Architecture Diagram

More Information

  • This ADR addresses the highest-impact failure mode observed across all three production projects. The evidence table and specific incidents are drawn from detailed per-repo analysis of git history, PR timelines, and code review.
  • The five layers are designed to be incrementally adoptable. Layer 2 (lifecycle signals) and Layer 5 (design doc isolation) can be implemented first with immediate impact, as they address the most visible symptoms (zero observability and guaranteed config conflicts). Layers 1, 3, and 4 build on that foundation.
  • The parallelism cap of 3-4 is empirically derived: all three repos showed failures at 5+ concurrent PRs, and claude-ops's 78-PR sprint was catastrophic. This cap should be revisited as coordination layers mature.
  • PR stacking (Layer 4) is offered as an option because it trades rebase complexity for merge complexity. Teams comfortable with stacked PRs can eliminate rebase entirely; teams preferring flat PRs get auto-rebase orchestration instead.

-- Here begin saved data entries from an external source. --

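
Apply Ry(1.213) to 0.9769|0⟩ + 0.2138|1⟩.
0.6808|0⟩ + 0.7325|1⟩

Ry(1.213) = [[cos(θ/2), −sin(θ/2)], [sin(θ/2), cos(θ/2)]]; θ = 1.213, cos(θ/2) ≈ 0.821648, sin(θ/2) ≈ 0.569995.
With a = amp(|0⟩) = 0.9769 and b = amp(|1⟩) = 0.2138:
new amp(|0⟩) = (0.821648)·a + (-0.569995)·b = 0.6808
new amp(|1⟩) = (0.569995)·a + (0.821648)·b = 0.7325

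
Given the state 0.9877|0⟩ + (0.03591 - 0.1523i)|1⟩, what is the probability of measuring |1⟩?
0.02448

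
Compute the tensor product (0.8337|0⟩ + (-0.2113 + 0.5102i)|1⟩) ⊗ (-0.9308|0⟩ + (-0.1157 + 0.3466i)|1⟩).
-0.776|00⟩ + (-0.09646 + 0.289i)|01⟩ + (0.1967 - 0.4749i)|10⟩ + (-0.1524 - 0.1323i)|11⟩

amp(|b₁b₂…⟩) = product of the factor amplitudes for bits b₁, b₂, …; only kets whose every factor amplitude is nonzero survive.
|00⟩: (0.8337)(-0.9308) = -0.776
|01⟩: (0.8337)(-0.1157 + 0.3466i) = (-0.09646 + 0.289i)
|10⟩: (-0.2113 + 0.5102i)(-0.9308) = (0.1967 - 0.4749i)
|11⟩: (-0.2113 + 0.5102i)(-0.1157 + 0.3466i) = (-0.1524 - 0.1323i)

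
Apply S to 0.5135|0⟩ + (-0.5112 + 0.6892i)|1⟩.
0.5135|0⟩ + (-0.6892 - 0.5112i)|1⟩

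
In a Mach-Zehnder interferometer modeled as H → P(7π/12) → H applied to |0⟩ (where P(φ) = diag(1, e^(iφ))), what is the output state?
(0.3706 + 0.483i)|0⟩ + (0.6294 - 0.483i)|1⟩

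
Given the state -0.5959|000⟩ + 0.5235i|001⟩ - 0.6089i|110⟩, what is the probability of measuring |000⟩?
0.3551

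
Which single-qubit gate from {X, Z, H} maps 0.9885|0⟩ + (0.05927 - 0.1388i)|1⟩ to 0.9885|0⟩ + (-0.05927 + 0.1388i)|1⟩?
Z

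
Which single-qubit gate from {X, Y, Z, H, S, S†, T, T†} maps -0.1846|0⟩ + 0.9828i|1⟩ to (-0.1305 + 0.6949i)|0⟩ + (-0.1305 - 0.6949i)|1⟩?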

  • Related: 📝 ADR-0015 (Markdown-Native Configuration -- eliminates .claude-plugin-design.json, the #1 conflict source), 📝 ADR-0008 (standalone sprint planning), 📝 ADR-0009 (project grouping and developer workflow conventions), 📝 ADR-0010 (parallel PR review), SPEC-0015 (Parallel Agent Coordination spec).
  • The "design docs update" PR in Layer 5 replaces the current pattern where every agent adds // Governing: comments and updates spec completion status. This was the second-largest source of merge conflicts after .claude-plugin-design.json.